There are no error bars on the graphs, so it's very hard to judge if the minor differences are significant. I work in research, so probably I'm peculiar about this point, but: I'd expect better from anyone who's taken basic statistics. But from a quick look, it seems like the performance is pretty much just "on par".

It would also be nice to know how performance is on other hardware. I'm assuming it's tuned to nvidida GPUs (or maybe even the specific GPU mentioned). But how does this perform on Intel or AMD hardware? How does it compare to `rocFFT` or Intel's own implementation?

1 comments

The FFT and iFFT are performed consecutively up to 1000 times and then each run is done 5 more times. The total result is averaged both for VkFFT and cuFFT and stays roughly the same between launches. The minor performance gains (5-20%) are noticeable. If you have a better testing technique, I am open to the suggestions.

I have tested VkFFT on Intel UHD620 GPU and the performance scaled on the same rate as most benchmarks do. There are a couple of parameters that can be modified for different GPUs (like the amount of memory coalesced, which is 32bits on Nvidia GPUs after Pascal and is 64bits for Intel). I have no access to an AMD machine, otherwise I would have refined the lauch configuration parameters for it too. I have not tested other libraries than cuFFT yet.

Thanks for the further clarification! If you ran this several times, you could calculate standard deviations or confidence intervals. It would be nice if you could report one such measure, so it's clearer that the differences are not just some random fluctuations. E.g. you could include them as error bars in your plots. You could also run a statistical test (in this case, a t-test is very easy to do) and report the p-value. Those are the things I'd expect my students to do if they'd have to do something like this for a report or a project, because it's the only way for people to judge if differences show clear signal or are just random fluctuations due to measurement noise.

Also: I should've said this in my first post already, which in hindsight might sound too negative: I think this is a cool project and you did a great job! I just thought this might improve the presentation of your results a bit.

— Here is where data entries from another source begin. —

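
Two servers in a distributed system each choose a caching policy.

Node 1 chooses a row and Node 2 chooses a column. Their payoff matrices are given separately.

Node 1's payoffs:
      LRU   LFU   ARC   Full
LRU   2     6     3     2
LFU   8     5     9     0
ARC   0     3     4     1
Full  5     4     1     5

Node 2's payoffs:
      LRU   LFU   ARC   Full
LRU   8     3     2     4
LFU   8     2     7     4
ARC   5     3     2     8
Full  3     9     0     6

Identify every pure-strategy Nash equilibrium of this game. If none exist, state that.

(LRU, LRU): Node 1 can switch to LFU (2 → 8). Not NE.
(LRU, LFU): Node 2 can switch to LRU (3 → 8). Not NE.
(LRU, ARC): Node 1 can switch to LFU (3 → 9). Not NE.
(LRU, Full): Node 1 can switch to Full (2 → 5). Not NE.
(LFU, LRU): Node 1 gets 8, best alternative 5; Node 2 gets 8, best alternative 7. No profitable deviation — NE.
(LFU, LFU): Node 1 can switch to LRU (5 → 6). Not NE.
(LFU, ARC): Node 2 can switch to LRU (7 → 8). Not NE.
(LFU, Full): Node 1 can switch to LRU (0 → 2). Not NE.
(ARC, LRU): Node 1 can switch to LRU (0 → 2). Not NE.
(ARC, LFU): Node 1 can switch to LRU (3 → 6). Not NE.
(ARC, ARC): Node 1 can switch to LFU (4 → 9). Not NE.
(ARC, Full): Node 1 can switch to LRU (1 → 2). Not NE.
(Full, LRU): Node 1 can switch to LFU (5 → 8). Not NE.
(The remaining 3 profiles each have a profitable deviation by the same check.)

(LFU, LRU)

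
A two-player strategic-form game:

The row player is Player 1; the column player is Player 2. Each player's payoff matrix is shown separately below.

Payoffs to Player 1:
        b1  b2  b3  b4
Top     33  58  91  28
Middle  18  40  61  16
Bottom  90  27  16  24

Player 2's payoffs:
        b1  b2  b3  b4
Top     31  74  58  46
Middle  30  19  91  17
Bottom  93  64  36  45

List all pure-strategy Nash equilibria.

(Top, b2); (Bottom, b1)

Player 1 against b1: payoffs 33, 18, 90 → best response Bottom.
Player 1 against b2: payoffs 58, 40, 27 → best response Top.
Player 1 against b3: payoffs 91, 61, 16 → best response Top.
Player 1 against b4: payoffs 28, 16, 24 → best response Top.
Player 2 against Top: payoffs 31, 74, 58, 46 → best response b2.
Player 2 against Middle: payoffs 30, 19, 91, 17 → best response b3.
Player 2 against Bottom: payoffs 93, 64, 36, 45 → best response b1.
Mutual best responses: (Top, b2); (Bottom, b1).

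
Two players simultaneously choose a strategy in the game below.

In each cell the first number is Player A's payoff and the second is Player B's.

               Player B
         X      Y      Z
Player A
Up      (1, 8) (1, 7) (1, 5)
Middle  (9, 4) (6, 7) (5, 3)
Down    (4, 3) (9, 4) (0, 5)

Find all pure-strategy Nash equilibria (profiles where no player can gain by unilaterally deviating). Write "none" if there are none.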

GPU is a very consistent device, so the purpose of such big sample sizes and multiple launches with averaging is to reduce all the deviations almost to zero. The error is <1% in this case and showing it on the plot will not really change it. The values, however, change when I update the code and improve it, so this is by no means the final way the benchmark will look like. I will think on how to adress this better in the future, but for now I think the best solution if you doubt the results is to launch VkFFT and see what it outputs for yourself.
> GPU is a very consistent device.

You'd think that, but I found all GPUs I'm using here to exhibit multimodal distribution of execution times in the FFT (this is for the cuFFT codepath). The GTX980 (not shown in the plot) and the Titan-X even have very prominent outliers. This is a figure that's going to be in the paper I'm currently writing:

https://dl.datenwolf.net/gpu_oct_benchmark_plots.pdf

I'm comparing the OCT processing execution times (with HOT caches, mind you) between a Titan-X and a GTX1080. The difference also shows up very prominently when looking at the kernel scheduling order as reported by NVPP.

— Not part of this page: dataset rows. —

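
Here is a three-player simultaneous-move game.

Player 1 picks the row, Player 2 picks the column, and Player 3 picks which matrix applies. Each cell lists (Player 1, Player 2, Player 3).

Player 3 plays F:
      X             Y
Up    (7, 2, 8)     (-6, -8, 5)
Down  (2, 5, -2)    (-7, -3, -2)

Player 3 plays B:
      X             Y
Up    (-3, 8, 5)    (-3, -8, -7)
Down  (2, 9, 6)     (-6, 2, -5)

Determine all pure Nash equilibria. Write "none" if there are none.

(Up, X, F) and (Down, X, B)

Player 1 against (X, F): payoffs 7, 2 → best response Up.
Player 1 against (X, B): payoffs -3, 2 → best response Down.
Player 1 against (Y, F): payoffs -6, -7 → best response Up.
Player 1 against (Y, B): payoffs -3, -6 → best response Up.
Player 2 against (Up, F): payoffs 2, -8 → best response X.
Player 2 against (Up, B): payoffs 8, -8 → best response X.
Player 2 against (Down, F): payoffs 5, -3 → best response X.
Player 2 against (Down, B): payoffs 9, 2 → best response X.
Player 3 against (Up, X): payoffs 8, 5 → best response F.
Player 3 against (Up, Y): payoffs 5, -7 → best response F.
Player 3 against (Down, X): payoffs -2, 6 → best response B.
Player 3 against (Down, Y): payoffs -2, -5 → best response F.
Mutual best responses: (Up, X, F); (Down, X, B).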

I use the averaged data of 1000 merged launches and then average the end result over a number of runs. Merging FFT calls is actually the way how I use VkFFT in Vulkan Spirit (with some other shaders between), so this benchmark is fairly close to the real life application use case. My benchmark most likely averages out multimodal distribution effects by design.
The OCT data we process comes in at about 4GSamples/s and my benchmark is for ~5ms of capture data, in the considered dataset 1D-FFT with a length of 2048 points and a block size of 128. It is not a synthetic benchmark, I'm measuring the real life application behavior here (and to eliminate the runtime behavior effects of the other parts I can flip a flag skipping over the DAQ codepath, working on allocated, but uninitialized buffers).
If it's multimodal, then averaging it out is the wrong thing to do. A histogram would be more appropriate to display the different modes.